The move will be a major departure for the site which is currently said to attract some 25,000 comments an hour, most of which are anonymous.
The website Gigaom has reported comments made by Huffington in Boston yesterday.
She said: “Trolls are just getting more and more aggressive and uglier and I just came from London where there are rape and death threats.
“I feel that freedom of expression is given to people who stand up for what they say and not hiding behind anonymity, we need to evolve a platform to meet the needs of the grown-up internet.”
The Huffington Post has told US website Poynter that it plans to use the move to free up its 40 comment moderators "to engage more with the community, facilitating the kinds of productive conversations our community members want to be having”.

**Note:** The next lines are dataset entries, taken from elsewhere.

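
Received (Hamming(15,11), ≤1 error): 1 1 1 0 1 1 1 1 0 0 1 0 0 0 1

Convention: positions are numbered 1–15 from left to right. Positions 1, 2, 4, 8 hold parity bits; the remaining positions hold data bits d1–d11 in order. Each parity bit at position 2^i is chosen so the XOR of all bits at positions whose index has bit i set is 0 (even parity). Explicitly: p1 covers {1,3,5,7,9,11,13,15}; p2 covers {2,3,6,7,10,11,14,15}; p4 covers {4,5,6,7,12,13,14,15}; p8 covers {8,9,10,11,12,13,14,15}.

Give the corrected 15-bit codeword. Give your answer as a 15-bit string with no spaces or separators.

111011100010001

s1 (pos 1,3,5,7,9,11,13,15): 1⊕1⊕1⊕1⊕0⊕1⊕0⊕1 = 0
s2 (pos 2,3,6,7,10,11,14,15): 1⊕1⊕1⊕1⊕0⊕1⊕0⊕1 = 0
s4 (pos 4,5,6,7,12,13,14,15): 0⊕1⊕1⊕1⊕0⊕0⊕0⊕1 = 0
s8 (pos 8,9,10,11,12,13,14,15): 1⊕0⊕0⊕1⊕0⊕0⊕0⊕1 = 1
Syndrome s8…s1 = 1000 → error at position 8.
Flip position 8: 111011110010001 → 111011100010001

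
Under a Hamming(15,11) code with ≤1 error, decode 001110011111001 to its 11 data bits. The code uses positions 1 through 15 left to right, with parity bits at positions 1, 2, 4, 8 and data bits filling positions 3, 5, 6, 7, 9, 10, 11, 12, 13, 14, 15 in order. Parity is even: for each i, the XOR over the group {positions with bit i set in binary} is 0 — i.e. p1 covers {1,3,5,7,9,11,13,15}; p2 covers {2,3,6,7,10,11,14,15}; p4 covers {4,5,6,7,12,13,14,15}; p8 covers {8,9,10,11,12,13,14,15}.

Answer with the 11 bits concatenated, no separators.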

The site has yet to reveal how it will verify the identity of those making comments. In the UK, Trinity Mirror does this by requiring all those commenting on its network of newspaper websites to log-in via Facebook.
Paywalled sites such as The Times find it easier to control comments. It only allows subscribers to comment and insists that they use their own names (unless there are exceptional circumstances).
Other major UK news websites such as The Guardian and the Telegraph allow anonymous comments.
According to web analysis company Alexa, The Huffington Post is the third most popular news website in the world.